Abstract

What is now called "resonance theory" has a long and conflicted history. We first sketch the early roots of resonance theory, its heritage of diverse physics and chemistry conceptions, and its subsequent rise to reigning chemical bonding paradigm of the mid-20th century. We then outline the alternative "natural" pathway to localized Lewis- and resonance-structural conceptions that was initiated in the 1950s, given semi-empirical formulation in the 1970s, recast in ab initio form in the 1980s, and successfully generalized to multi-structural "natural resonance theory" (NRT) form in the 1990s. Although earlier numerical applications were often frustrated by the ineptness of then-available numerical solvers, the NRT variational problem was recently shown to be amenable to highly efficient convex programming methods that yield provably optimal resonance weightings at a small fraction of previous computational costs. Such convexity-based algorithms now allow a full "reboot" of NRT methodology for tackling a broad range of chemical applications, including the many familiar resonance phenomena of organic and biochemistry as well as the still broader range of resonance attraction effects in the inorganic domain.

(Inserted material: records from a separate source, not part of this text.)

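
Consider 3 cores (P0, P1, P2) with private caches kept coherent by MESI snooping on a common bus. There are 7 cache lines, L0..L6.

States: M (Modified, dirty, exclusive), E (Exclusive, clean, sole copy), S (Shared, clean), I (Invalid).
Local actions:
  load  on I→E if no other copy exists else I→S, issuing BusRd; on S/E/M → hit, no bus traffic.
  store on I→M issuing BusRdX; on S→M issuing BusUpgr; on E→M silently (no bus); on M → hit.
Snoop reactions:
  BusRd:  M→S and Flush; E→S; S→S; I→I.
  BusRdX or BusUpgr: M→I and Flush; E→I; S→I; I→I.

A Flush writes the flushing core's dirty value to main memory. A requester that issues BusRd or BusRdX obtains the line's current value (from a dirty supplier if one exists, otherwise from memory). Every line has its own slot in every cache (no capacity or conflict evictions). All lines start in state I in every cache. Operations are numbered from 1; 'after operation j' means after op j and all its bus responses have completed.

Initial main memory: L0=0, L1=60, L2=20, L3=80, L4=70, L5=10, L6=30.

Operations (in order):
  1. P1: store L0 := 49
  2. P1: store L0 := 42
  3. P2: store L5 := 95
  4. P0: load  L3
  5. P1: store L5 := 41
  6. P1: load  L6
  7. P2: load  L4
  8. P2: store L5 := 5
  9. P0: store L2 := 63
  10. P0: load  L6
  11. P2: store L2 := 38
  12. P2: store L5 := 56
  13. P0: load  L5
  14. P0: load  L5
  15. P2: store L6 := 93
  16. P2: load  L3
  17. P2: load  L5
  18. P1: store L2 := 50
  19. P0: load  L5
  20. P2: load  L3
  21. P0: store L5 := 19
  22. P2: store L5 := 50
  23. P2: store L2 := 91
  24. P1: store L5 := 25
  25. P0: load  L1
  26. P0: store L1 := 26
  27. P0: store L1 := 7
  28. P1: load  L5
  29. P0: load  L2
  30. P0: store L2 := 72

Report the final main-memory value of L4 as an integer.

memory[L4] = 70

  op1 P1: store L0 := 49 → I/M/I on L0; bus BusRdX; mem=0
  op2 P1: store L0 := 42 → I/M/I on L0; bus (none); mem=0
  op3 P2: store L5 := 95 → I/I/M on L5; bus BusRdX; mem=10
  op4 P0: load  L3 → E/I/I on L3; bus BusRd; mem=80
  op5 P1: store L5 := 41 → I/M/I on L5; bus BusRdX Flush; mem=95
  op6 P1: load  L6 → I/E/I on L6; bus BusRd; mem=30
  op7 P2: load  L4 → I/I/E on L4; bus BusRd; mem=70
  op8 P2: store L5 := 5 → I/I/M on L5; bus BusRdX Flush; mem=41
  op9 P0: store L2 := 63 → M/I/I on L2; bus BusRdX; mem=20
  op10 P0: load  L6 → S/S/I on L6; bus BusRd; mem=30
  op11 P2: store L2 := 38 → I/I/M on L2; bus BusRdX Flush; mem=63
  op12 P2: store L5 := 56 → I/I/M on L5; bus (none); mem=41
  op13 P0: load  L5 → S/I/S on L5; bus BusRd Flush; mem=56
  op14 P0: load  L5 → S/I/S on L5; bus (none); mem=56
  op15 P2: store L6 := 93 → I/I/M on L6; bus BusRdX; mem=30
  op16 P2: load  L3 → S/I/S on L3; bus BusRd; mem=80
  op17 P2: load  L5 → S/I/S on L5; bus (none); mem=56
  op18 P1: store L2 := 50 → I/M/I on L2; bus BusRdX Flush; mem=38
  op19 P0: load  L5 → S/I/S on L5; bus (none); mem=56
  op20 P2: load  L3 → S/I/S on L3; bus (none); mem=80
  op21 P0: store L5 := 19 → M/I/I on L5; bus BusUpgr; mem=56
  op22 P2: store L5 := 50 → I/I/M on L5; bus BusRdX Flush; mem=19
  op23 P2: store L2 := 91 → I/I/M on L2; bus BusRdX Flush; mem=50
  op24 P1: store L5 := 25 → I/M/I on L5; bus BusRdX Flush; mem=50
  op25 P0: load  L1 → E/I/I on L1; bus BusRd; mem=60
  op26 P0: store L1 := 26 → M/I/I on L1; bus (none); mem=60
  op27 P0: store L1 := 7 → M/I/I on L1; bus (none); mem=60
  op28 P1: load  L5 → I/M/I on L5; bus (none); mem=50
  op29 P0: load  L2 → S/I/S on L2; bus BusRd Flush; mem=91
  op30 P0: store L2 := 72 → M/I/I on L2; bus BusUpgr; mem=91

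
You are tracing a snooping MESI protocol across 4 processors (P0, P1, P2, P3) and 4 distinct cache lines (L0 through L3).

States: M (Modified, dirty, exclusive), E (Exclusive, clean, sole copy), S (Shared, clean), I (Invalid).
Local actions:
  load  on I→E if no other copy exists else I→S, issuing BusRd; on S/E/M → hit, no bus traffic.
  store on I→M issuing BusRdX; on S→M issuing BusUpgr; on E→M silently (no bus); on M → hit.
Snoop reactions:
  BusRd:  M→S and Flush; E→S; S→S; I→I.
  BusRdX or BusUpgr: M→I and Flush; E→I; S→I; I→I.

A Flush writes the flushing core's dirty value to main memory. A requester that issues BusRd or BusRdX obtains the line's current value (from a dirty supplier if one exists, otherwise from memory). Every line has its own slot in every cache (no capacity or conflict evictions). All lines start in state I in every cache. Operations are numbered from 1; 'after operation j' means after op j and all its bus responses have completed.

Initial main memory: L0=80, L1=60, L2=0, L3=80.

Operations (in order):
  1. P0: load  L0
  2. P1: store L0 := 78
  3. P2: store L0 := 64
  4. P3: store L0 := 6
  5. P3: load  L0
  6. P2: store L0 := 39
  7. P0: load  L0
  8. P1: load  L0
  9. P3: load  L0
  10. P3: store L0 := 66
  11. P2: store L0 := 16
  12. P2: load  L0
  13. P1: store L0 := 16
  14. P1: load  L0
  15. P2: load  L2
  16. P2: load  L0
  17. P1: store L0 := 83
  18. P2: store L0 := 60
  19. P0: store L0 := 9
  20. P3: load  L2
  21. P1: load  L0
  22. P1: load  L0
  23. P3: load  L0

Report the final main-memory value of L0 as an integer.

memory[L0] = 9

1. P0: load  L0  bus=[BusRd]  L0: P0=E P1=I P2=I P3=I  mem[L0]=80
2. P1: store L0 := 78  bus=[BusRdX]  L0: P0=I P1=M P2=I P3=I  mem[L0]=80
3. P2: store L0 := 64  bus=[BusRdX,Flush]  L0: P0=I P1=I P2=M P3=I  mem[L0]=78
4. P3: store L0 := 6  bus=[BusRdX,Flush]  L0: P0=I P1=I P2=I P3=M  mem[L0]=64
5. P3: load  L0  bus=[-]  L0: P0=I P1=I P2=I P3=M  mem[L0]=64
6. P2: store L0 := 39  bus=[BusRdX,Flush]  L0: P0=I P1=I P2=M P3=I  mem[L0]=6
7. P0: load  L0  bus=[BusRd,Flush]  L0: P0=S P1=I P2=S P3=I  mem[L0]=39
8. P1: load  L0  bus=[BusRd]  L0: P0=S P1=S P2=S P3=I  mem[L0]=39
9. P3: load  L0  bus=[BusRd]  L0: P0=S P1=S P2=S P3=S  mem[L0]=39
10. P3: store L0 := 66  bus=[BusUpgr]  L0: P0=I P1=I P2=I P3=M  mem[L0]=39
11. P2: store L0 := 16  bus=[BusRdX,Flush]  L0: P0=I P1=I P2=M P3=I  mem[L0]=66
12. P2: load  L0  bus=[-]  L0: P0=I P1=I P2=M P3=I  mem[L0]=66
13. P1: store L0 := 16  bus=[BusRdX,Flush]  L0: P0=I P1=M P2=I P3=I  mem[L0]=16
14. P1: load  L0  bus=[-]  L0: P0=I P1=M P2=I P3=I  mem[L0]=16
15. P2: load  L2  bus=[BusRd]  L2: P0=I P1=I P2=E P3=I  mem[L2]=0
16. P2: load  L0  bus=[BusRd,Flush]  L0: P0=I P1=S P2=S P3=I  mem[L0]=16
17. P1: store L0 := 83  bus=[BusUpgr]  L0: P0=I P1=M P2=I P3=I  mem[L0]=16
18. P2: store L0 := 60  bus=[BusRdX,Flush]  L0: P0=I P1=I P2=M P3=I  mem[L0]=83
19. P0: store L0 := 9  bus=[BusRdX,Flush]  L0: P0=M P1=I P2=I P3=I  mem[L0]=60
20. P3: load  L2  bus=[BusRd]  L2: P0=I P1=I P2=S P3=S  mem[L2]=0
21. P1: load  L0  bus=[BusRd,Flush]  L0: P0=S P1=S P2=I P3=I  mem[L0]=9
22. P1: load  L0  bus=[-]  L0: P0=S P1=S P2=I P3=I  mem[L0]=9
23. P3: load  L0  bus=[BusRd]  L0: P0=S P1=S P2=I P3=S  mem[L0]=9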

We illustrate these advances for prototype chemical applications, including (i) stable near-equilibrium species, where resonance mixing typically provides only small corrections to a dominant Lewis-structural picture, (ii) reactive transition-state species, where strong resonance mixing of reactant and product bonding patterns is inherent, (iii) coordinative and related supramolecular interactions of the inorganic domain, where sub-integer resonance bond orders are the essential origin of intermolecular attraction, and (iv) exotic long-bonding and metallic delocalization phenomena, where no single "parent" Lewis-structural pattern gains pre-eminent weighting in the overall resonance hybrid.